Showing posts with label problems. Show all posts
Showing posts with label problems. Show all posts

Saturday, April 16, 2011

Just Random

I really wonder at what time my brain starts to function. It seems that after a day of trying to numb it with games and senseless sitcoms it spurs itself to action and propels me to work. Imagine that! I feel extremely insulted, as I did my utmost best to attempt to put it into a slothful and sleepy state, and yet my own brain is plotting against me, forcing creativity and work out of me.

Oh, the perfidious rotter, my own subconscious at war with it's host. The first thought that springs to my mind is that I my dear brain is extremely ungrateful. After all, am I not a most gracious host? Do I not require almost nothing from it, and summon it to work sporadically, with very generous lunch breaks? Do I not entertain it enough?

Yet, why this rebellious upset. What force of nature is compelling me to attempt to accomplish something at this very unholy hour. I do feel utterly hurt and betrayed by my dear brain. I suppose I am gifted to not posses a very fine specimen, otherwise I would feel that I am doing society a great injustice by not accomplishing anything. But, as the case may be, I am free of that troublesome burden of shaking the world. As such, I am fit to do as I please, but, sigh, I am being conspired against.

They say no man is safe in his own home. I no longer feel safe in mine own body. Who knows what idle acts it may spur me to attempt. Acts such as cleaning, oh, cleaning, my eternal enemy. Or other such time wasters, such as studying, researching, or, dare I say it.....working. Oh brain, thou art a fickle friend and have never been of much use to me. I half suspect that I could live a wholesome life (by current standards) without your presence. Come to think of it, there are many who have tried such a feat as complete brain-killing, either by drug abuse or willful neglect, while others were born almost completely lacking such a loathsome equipment, which, in their case, makes any attempts at destroying such a pathetic creation completely superfluous.

Need I point out that about 70% of these very singular individuals became pop stars, or was it evident to all? The other 30% went for public office.

Are you brain dead?
Enough Said

Sunday, December 12, 2010

What the hell?

What is going on right now? I do not know. Have you ever felt like all you could say was just !!! This makes life all the more complex for the single reason that the question will inexorably come up; How on earth do you say '!'. How do you cope with that low feeling where nothing has really gone wrong, but neither has anything gone right; and you have nothing you can say, and no way to say it.

Sometimes the world just looks at you and decides to manifest goodness and grace upon your life, and just when you think it is going to get better, it turns around and slaps you in your face. I have to admit, however, that I wouldn't know what to do with a life that was only awesome and great. Thinking about it, I don't think anyone really has the capacity to deal with pure good; indeed it is the evil in life which gives a challenge; keeps us grounded, gives us focus.

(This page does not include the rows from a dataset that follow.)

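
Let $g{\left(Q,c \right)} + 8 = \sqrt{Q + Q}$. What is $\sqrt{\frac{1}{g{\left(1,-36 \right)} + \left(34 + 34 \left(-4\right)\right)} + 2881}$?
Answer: $\frac{\sqrt{316909 - 2881 \sqrt{2}}}{\sqrt{110 - \sqrt{2}}} \approx 53.675$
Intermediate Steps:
$g{\left(Q,c \right)} = -8 + \sqrt{2} \sqrt{Q}$ ($g{\left(Q,c \right)} = -8 + \sqrt{Q + Q} = -8 + \sqrt{2 Q} = -8 + \sqrt{2} \sqrt{Q}$)
$\sqrt{\frac{1}{g{\left(1,-36 \right)} + \left(34 + 34 \left(-4\right)\right)} + 2881} = \sqrt{\frac{1}{\left(-8 + \sqrt{2} \sqrt{1}\right) + \left(34 + 34 \left(-4\right)\right)} + 2881} = \sqrt{\frac{1}{\left(-8 + \sqrt{2} \cdot 1\right) + \left(34 - 136\right)} + 2881} = \sqrt{\frac{1}{\left(-8 + \sqrt{2}\right) - 102} + 2881} = \sqrt{\frac{1}{-110 + \sqrt{2}} + 2881} = \sqrt{2881 + \frac{1}{-110 + \sqrt{2}}}$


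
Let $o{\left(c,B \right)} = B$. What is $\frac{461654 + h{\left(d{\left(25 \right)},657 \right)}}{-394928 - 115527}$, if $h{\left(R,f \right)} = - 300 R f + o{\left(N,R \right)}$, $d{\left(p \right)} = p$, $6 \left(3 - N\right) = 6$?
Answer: $\frac{4465821}{510455} \approx 8.7487$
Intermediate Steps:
$N = 2$ ($N = 3 - 1 = 2$)
$h{\left(R,f \right)} = R - 300 R f$ ($h{\left(R,f \right)} = - 300 R f + R = R - 300 R f$)
$\frac{461654 + h{\left(d{\left(25 \right)},657 \right)}}{-394928 - 115527} = \frac{461654 + 25 \left(1 - 197100\right)}{-394928 - 115527} = \frac{461654 + 25 \left(1 - 197100\right)}{-510455} = \left(461654 + 25 \left(-197099\right)\right) \left(- \frac{1}{510455}\right) = \left(461654 - 4927475\right) \left(- \frac{1}{510455}\right) = \left(-4465821\right) \left(- \frac{1}{510455}\right) = \frac{4465821}{510455}$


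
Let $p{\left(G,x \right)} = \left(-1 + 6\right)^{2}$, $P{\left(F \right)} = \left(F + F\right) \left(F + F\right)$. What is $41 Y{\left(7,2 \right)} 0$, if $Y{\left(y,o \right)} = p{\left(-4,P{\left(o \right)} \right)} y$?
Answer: $0$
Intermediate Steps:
$P{\left(F \right)} = 4 F^{2}$ ($P{\left(F \right)} = 2 F 2 F = 4 F^{2}$)
$p{\left(G,x \right)} = 25$ ($p{\left(G,x \right)} = 5^{2} = 25$)
$Y{\left(y,o \right)} = 25 y$
$41 Y{\left(7,2 \right)} 0 = 41 \cdot 25 \cdot 7 \cdot 0 = 41 \cdot 175 \cdot 0 = 7175 \cdot 0 = 0$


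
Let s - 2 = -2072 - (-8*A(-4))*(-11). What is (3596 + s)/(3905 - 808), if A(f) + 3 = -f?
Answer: 1438/3097 ≈ 0.46432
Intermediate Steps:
A(f) = -3 - f
s = -2158 (s = 2 + (-2072 - (-8*(-3 - 1*(-4)))*(-11)) = 2 + (-2072 - (-8*(-3 + 4))*(-11)) = 2 + (-2072 - (-8*1)*(-11)) = 2 + (-2072 - (-8)*(-11)) = 2 + (-2072 - 1*88) = 2 + (-2072 - 88) = 2 - 2160 = -2158)
(3596 + s)/(3905 - 808) = (3596 - 2158)/(3905 - 808) = 1438/3097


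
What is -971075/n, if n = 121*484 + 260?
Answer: -971075/58824 ≈ -16.508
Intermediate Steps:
n = 58824 (n = 58564 + 260 = 58824)
-971075/n = -971075/58824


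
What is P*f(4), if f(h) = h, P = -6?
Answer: -24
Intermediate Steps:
P*f(4) = -6*4 = -24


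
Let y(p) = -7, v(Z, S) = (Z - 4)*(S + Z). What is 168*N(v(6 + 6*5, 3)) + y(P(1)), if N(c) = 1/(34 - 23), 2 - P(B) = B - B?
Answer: 91/11 ≈ 8.2727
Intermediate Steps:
P(B) = 2 (P(B) = 2 - (B - B) = 2 - 1*0 = 2 + 0 = 2)
v(Z, S) = (-4 + Z)*(S + Z)
N(c) = 1/11
168*N(v(6 + 6*5, 3)) + y(P(1)) = 168*(1/11) - 7 = 168/11 - 7 = 91/11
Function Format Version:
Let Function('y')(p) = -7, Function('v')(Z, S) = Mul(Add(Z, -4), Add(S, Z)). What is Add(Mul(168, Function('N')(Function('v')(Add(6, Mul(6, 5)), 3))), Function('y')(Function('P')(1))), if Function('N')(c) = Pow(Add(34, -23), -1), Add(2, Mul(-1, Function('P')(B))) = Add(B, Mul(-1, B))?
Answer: Rational(91, 11) ≈ 8.2727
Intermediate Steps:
Function('P')(B) = 2 (Function('P')(B) = Add(2, Mul(-1, Add(B, Mul(-1, B)))) = Add(2, Mul(-1, 0)) = Add(2, 0) = 2)
Function('v')(Z, S) = Mul(Add(-4, Z), Add(S, Z))
Function('N')(c) = Rational(1, 11) (Function('N')(c) = Pow(11, -1) = Rational(1, 11))
Add(Mul(168, Function('N')(Function('v')(Add(6, Mul(6, 5)), 3))), Function('y')(Function('P')(1))) = Add(Mul(168, Rational(1, 11)), -7) = Add(Rational(168, 11), -7) = Rational(91, 11)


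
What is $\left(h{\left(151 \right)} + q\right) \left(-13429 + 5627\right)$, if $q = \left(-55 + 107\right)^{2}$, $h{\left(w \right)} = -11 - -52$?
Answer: $-21416490$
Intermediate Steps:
$h{\left(w \right)} = 41$ ($h{\left(w \right)} = -11 + 52 = 41$)
$q = 2704$ ($q = 52^{2} = 2704$)
$\left(h{\left(151 \right)} + q\right) \left(-13429 + 5627\right) = \left(41 + 2704\right) \left(-13429 + 5627\right) = 2745 \left(-7802\right) = -21416490$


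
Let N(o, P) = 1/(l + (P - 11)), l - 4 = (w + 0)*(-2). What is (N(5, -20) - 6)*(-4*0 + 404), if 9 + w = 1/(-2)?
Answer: -4949/2 ≈ -2474.5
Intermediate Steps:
w = -19/2 (w = -9 + 1/(-2) = -9 - ½ = -19/2 ≈ -9.5000)
l = 23 (l = 4 + (-19/2 + 0)*(-2) = 4 - 19/2*(-2) = 4 + 19 = 23)
N(o, P) = 1/(12 + P) (N(o, P) = 1/(23 + (P - 11)) = 1/(23 + (-11 + P)) = 1/(12 + P))
(N(5, -20) - 6)*(-4*0 + 404) = (1/(12 - 20) - 6)*(-4*0 + 404) = (1/(-8) - 6)*(0 + 404) = (-⅛ - 6)*404 = -49/8*404 = -4949/2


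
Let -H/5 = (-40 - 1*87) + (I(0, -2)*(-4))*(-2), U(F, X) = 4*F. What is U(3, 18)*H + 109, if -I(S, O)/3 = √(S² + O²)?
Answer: 10609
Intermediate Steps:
I(S, O) = -3*√(O² + S²) (I(S, O) = -3*√(S² + O²) = -3*√(O² + S²))
H = 875 (H = -5*((-40 - 1*87) + (-3*√((-2)² + 0²)*(-4))*(-2)) = -5*((-40 - 87) + (-3*√(4 + 0)*(-4))*(-2)) = -5*(-127 + (-3*√4*(-4))*(-2)) = -5*(-127 + (-3*2*(-4))*(-2)) = -5*(-127 - 6*(-4)*(-2)) = -5*(-127 + 24*(-2)) = -5*(-127 - 48) = -5*(-175) = 875)
U(3, 18)*H + 109 = (4*3)*875 + 109 = 12*875 + 109 = 10500 + 109 = 10609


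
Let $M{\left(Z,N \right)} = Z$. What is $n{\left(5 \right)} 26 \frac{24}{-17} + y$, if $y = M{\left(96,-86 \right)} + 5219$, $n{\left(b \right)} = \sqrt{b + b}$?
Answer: $5315 - \frac{624 \sqrt{10}}{17} \approx 5198.9$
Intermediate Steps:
$n{\left(b \right)} = \sqrt{2} \sqrt{b}$ ($n{\left(b \right)} = \sqrt{2 b} = \sqrt{2} \sqrt{b}$)
$y = 5315$ ($y = 96 + 5219 = 5315$)
$n{\left(5 \right)} 26 \frac{24}{-17} + y = \sqrt{2} \sqrt{5} \cdot 26 \frac{24}{-17} + 5315 = \sqrt{10} \cdot 26 \cdot 24 \left(- \frac{1}{17}\right) + 5315 = 26 \sqrt{10} \left(- \frac{24}{17}\right) + 5315 = - \frac{624 \sqrt{10}}{17} + 5315 = 5315 - \frac{624 \sqrt{10}}{17}$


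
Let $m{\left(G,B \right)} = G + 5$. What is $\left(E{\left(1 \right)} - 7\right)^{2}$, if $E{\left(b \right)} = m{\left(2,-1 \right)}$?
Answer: $0$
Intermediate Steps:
$m{\left(G,B \right)} = 5 + G$
$E{\left(b \right)} = 7$ ($E{\left(b \right)} = 5 + 2 = 7$)
$\left(E{\left(1 \right)} - 7\right)^{2} = \left(7 - 7\right)^{2} = 0^{2} = 0$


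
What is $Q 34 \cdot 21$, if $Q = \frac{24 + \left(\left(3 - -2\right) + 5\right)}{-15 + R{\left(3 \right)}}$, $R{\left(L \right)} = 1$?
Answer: $-1734$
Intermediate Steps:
$Q = - \frac{17}{7}$ ($Q = \frac{24 + \left(\left(3 - -2\right) + 5\right)}{-15 + 1} = \frac{24 + \left(\left(3 + 2\right) + 5\right)}{-14} = \left(24 + \left(5 + 5\right)\right) \left(- \frac{1}{14}\right) = \left(24 + 10\right) \left(- \frac{1}{14}\right) = 34 \left(- \frac{1}{14}\right) = - \frac{17}{7} \approx -2.4286$)
$Q 34 \cdot 21 = \left(- \frac{17}{7}\right) 34 \cdot 21 = \left(- \frac{578}{7}\right) 21 = -1734$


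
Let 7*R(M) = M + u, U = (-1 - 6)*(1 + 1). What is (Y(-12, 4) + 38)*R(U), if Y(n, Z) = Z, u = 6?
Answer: -48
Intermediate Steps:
U = -14 (U = -7*2 = -14)
R(M) = 6/7 + M/7 (R(M) = (M + 6)/7 = (6 + M)/7 = 6/7 + M/7)
(Y(-12, 4) + 38)*R(U) = (4 + 38)*(6/7 + (⅐)*(-14)) = 42*(6/7 - 2) = 42*(-8/7) = -48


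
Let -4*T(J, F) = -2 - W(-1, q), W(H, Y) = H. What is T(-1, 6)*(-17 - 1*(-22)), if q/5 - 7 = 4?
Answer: 5/4 ≈ 1.2500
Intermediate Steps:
q = 55 (q = 35 + 5*4 = 35 + 20 = 55)
T(J, F) = 1/4 (T(J, F) = -(-2 - 1*(-1))/4 = -(-2 + 1)/4 = -1/4*(-1) = 1/4)
T(-1, 6)*(-17 - 1*(-22)) = (-17 - 1*(-22))/4 = (-17 + 22)/4 = (1/4)*5 = 5/4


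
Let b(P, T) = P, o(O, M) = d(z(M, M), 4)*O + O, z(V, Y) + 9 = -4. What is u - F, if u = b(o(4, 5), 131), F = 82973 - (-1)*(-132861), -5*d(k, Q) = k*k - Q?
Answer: 49760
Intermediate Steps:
z(V, Y) = -13 (z(V, Y) = -9 - 4 = -13)
d(k, Q) = -k**2/5 + Q/5 (d(k, Q) = -(k*k - Q)/5 = -(k**2 - Q)/5 = -k**2/5 + Q/5)
o(O, M) = -32*O (o(O, M) = (-1/5*(-13)**2 + (1/5)*4)*O + O = (-1/5*169 + 4/5)*O + O = (-169/5 + 4/5)*O + O = -33*O + O = -32*O)
F = -49888 (F = 82973 - 1*132861 = 82973 - 132861 = -49888)
u = -128 (u = -32*4 = -128)
u - F = -128 - 1*(-49888) = -128 + 49888 = 49760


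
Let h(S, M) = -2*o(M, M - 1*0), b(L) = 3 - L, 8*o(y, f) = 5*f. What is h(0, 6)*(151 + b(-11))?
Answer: -2475/2 ≈ -1237.5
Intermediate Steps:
o(y, f) = 5*f/8 (o(y, f) = (5*f)/8 = 5*f/8)
h(S, M) = -5*M/4 (h(S, M) = -5*(M - 1*0)/4 = -5*(M + 0)/4 = -5*M/4)
h(0, 6)*(151 + b(-11)) = (-5/4*6)*(151 + (3 - 1*(-11))) = -15*(151 + (3 + 11))/2 = -15*(151 + 14)/2 = -15/2*165 = -2475/2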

But trying to define the current crap can be difficult. People spend hundreds of dollars to have professionals give them answers straight out of a textbook written by a man who more or less had serious issues with reality. People all walk around, wondering 'who am I' 'why am I', wondering where their life is going, and never having a clue of an answer. But it is all about perception. Imagine a disaster movie; one of those end-of-the world apocalyptic movies that seem to crowd up the box office like so many fleas on a dog, and just as appealing. Imagine yourself with dashing looks and as the hero of the film. Now think of the problems you are having. If you were in one of those save-the-world movies your chief problem would be keeping your hair perfectly styled. Problem No.2 is saving the world.

Now against this backdrop, your current problems do not seem so very big. In fact they seem minuscule, so pathetically small that you will almost laugh. You may even shudder with the thought of accomplishing the almost impossible task of leaping over boulders, dodging bullets, saving the woman you love, all the while keeping your hair looking perfect; and, oh yeah; saving the world.

By the way, I do apologize to my reader (I hesitate to pluralize the last word, in light of my current largest problem; finding more than one out of 7 billion people who are even slightly interested in what I have to say) for my lack of being faithful to the blogosphere, and ignoring the countless requests for an update. These requests were ignored largely due to the fact that they originated primarily from my imagination. At either rate, if you are reading this, you have serious problems and need to get your head examined. Or if you want I can just pull out the text book explanation for you 'You have serious problems with wasting time reading worthless blogs which stem from your childhood and the lack of motherly attention that you received from your father'. Trust me, this sounds very life altering coming from a bald person with a beard. If I were to explain my disaster movie theory to him, he would look at me like I was stupid.

Obviously he cannot remember just how tough it is to keep your hair looking perfect while doing incredible back flips necessary to either saving the world, or making a decent take at the box office. This is probably because he cannot do a back flip, or because he has no hair.